When it comes to personal possessions, this is also a myth. While it is true that some possessions can be taken from you, this is very rare at around 5% of bankruptcy cases and anything essential such as your car, tools you need for work, bedding, furniture, and white goods such as the fridge or washing machine, cannot be taken from you.
However, non-essential items such as valuable paintings, jewelry, and expensive electronics may possibly be seized as a part of your ongoing insolvency issue. In these cases, the items are usually taken by creditors and sold at auction as they seek to recover monies owed to them. You do usually have a limited time period in which to reclaim your possessions should a stay be placed on your case or you somehow come up with the money.
Most people assume that when appearing at a bankruptcy hearing that they will have to appear before an intimidating judge in a courtroom full of sneering public observers and angry lawyers. But this is far from the truth. Despite common misconceptions, most judges are really calm and reasonable people with an excellent understanding of situations.
The days of publicly shaming debtors are long gone. No longer will your name appear in the local paper and you won’t be publicly observed in court. That being said, you will probably have to appear before a judge but this is usually done privately in chambers (and not as a public court spectacle) with a judge who is trained in bankruptcy and has heard these cases thousands of times.
However, should you file for bankruptcy as a business then that could become public knowledge, and if you are the owner then your name will almost certainly be associated with the business itself. Self-employed business owners may be mentioned as a part of receivership in order to inform other creditors who may want to claim against you but this is rare and only published in specialized trade papers.

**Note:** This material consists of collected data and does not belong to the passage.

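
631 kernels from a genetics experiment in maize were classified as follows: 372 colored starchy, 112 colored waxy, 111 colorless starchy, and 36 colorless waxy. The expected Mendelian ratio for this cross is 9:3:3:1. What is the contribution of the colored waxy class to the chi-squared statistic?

0.337

Under the 9:3:3:1 hypothesis (Σ ratio = 16, N = 631):
  colored starchy: 631 × 9/16 = 354.9375
  colored waxy: 631 × 3/16 = 118.3125
  colorless starchy: 631 × 3/16 = 118.3125
  colorless waxy: 631 × 1/16 = 39.4375
Contribution of colored waxy: (112 − 118.3125)² / 118.3125 = 0.3368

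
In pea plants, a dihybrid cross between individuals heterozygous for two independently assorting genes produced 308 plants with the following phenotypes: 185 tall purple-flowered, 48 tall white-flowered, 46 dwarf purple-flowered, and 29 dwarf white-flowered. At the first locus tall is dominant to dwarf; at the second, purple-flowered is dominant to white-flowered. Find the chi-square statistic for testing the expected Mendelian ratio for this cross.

9.772

A dihybrid F₂ with independent assortment and complete dominance at both loci gives a 9:3:3:1 phenotypic ratio.
Under the 9:3:3:1 hypothesis (Σ ratio = 16, N = 308):
  tall purple-flowered: 308 × 9/16 = 173.25
  tall white-flowered: 308 × 3/16 = 57.75
  dwarf purple-flowered: 308 × 3/16 = 57.75
  dwarf white-flowered: 308 × 1/16 = 19.25
χ² = Σ (O − E)² / E
  tall purple-flowered: (185 − 173.25)² / 173.25 = 0.7969
  tall white-flowered: (48 − 57.75)² / 57.75 = 1.6461
  dwarf purple-flowered: (46 − 57.75)² / 57.75 = 2.3907
  dwarf white-flowered: (29 − 19.25)² / 19.25 = 4.9383
χ² = 0.7969 + 1.6461 + 2.3907 + 4.9383 = 9.772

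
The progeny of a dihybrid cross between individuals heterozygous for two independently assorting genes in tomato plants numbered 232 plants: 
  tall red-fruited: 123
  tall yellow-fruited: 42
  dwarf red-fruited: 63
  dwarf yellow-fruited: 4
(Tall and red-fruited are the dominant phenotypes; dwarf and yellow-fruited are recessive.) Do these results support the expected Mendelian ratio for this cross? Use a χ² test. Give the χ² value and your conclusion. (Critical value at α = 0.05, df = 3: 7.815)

16.828; not consistent

A dihybrid F₂ with independent assortment and complete dominance at both loci gives a 9:3:3:1 phenotypic ratio.
Under the 9:3:3:1 hypothesis (Σ ratio = 16, N = 232):
  tall red-fruited: 232 × 9/16 = 130.5
  tall yellow-fruited: 232 × 3/16 = 43.5
  dwarf red-fruited: 232 × 3/16 = 43.5
  dwarf yellow-fruited: 232 × 1/16 = 14.5
χ² = Σ (O − E)² / E
  tall red-fruited: (123 − 130.5)² / 130.5 = 0.4310
  tall yellow-fruited: (42 − 43.5)² / 43.5 = 0.0517
  dwarf red-fruited: (63 − 43.5)² / 43.5 = 8.7414
  dwarf yellow-fruited: (4 − 14.5)² / 14.5 = 7.6034
χ² = 0.4310 + 0.0517 + 8.7414 + 7.6034 = 16.8275 ≈ 16.828
Degrees of freedom = 4 − 1 = 3; critical value at α = 0.05 is 7.815.
Since 16.828 > 7.815, we reject the null hypothesis — the data do not fit the 9:3:3:1 ratio.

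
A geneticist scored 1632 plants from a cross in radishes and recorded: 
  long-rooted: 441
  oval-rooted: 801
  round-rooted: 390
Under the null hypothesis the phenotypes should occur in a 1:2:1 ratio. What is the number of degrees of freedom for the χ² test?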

This might be one of the most misunderstood aspects of bankruptcy. Filing isn’t designed to make all your financial issues disappear. It is designed to alleviate the most pressing debts by legally acknowledging and declaring that you have no lawfully actionable or reasonable way of being able to pay the debts owed.
A lot of people that file believe that they will get a clean slate to start over once the procedures are over with, but this is not the case. Each case is different, but generally, unsecured debts such as personal loans, credit card bills, and rent owed can be written off, but secured debts such as collateral loans and mortgages usually aren’t, except in special circumstances.
Also, legally required payments such as child support, alimony, and taxes owed are generally exempt from a bankruptcy filing, and should you have any significant sums of any of these yet to be paid, they will still have to be arranged.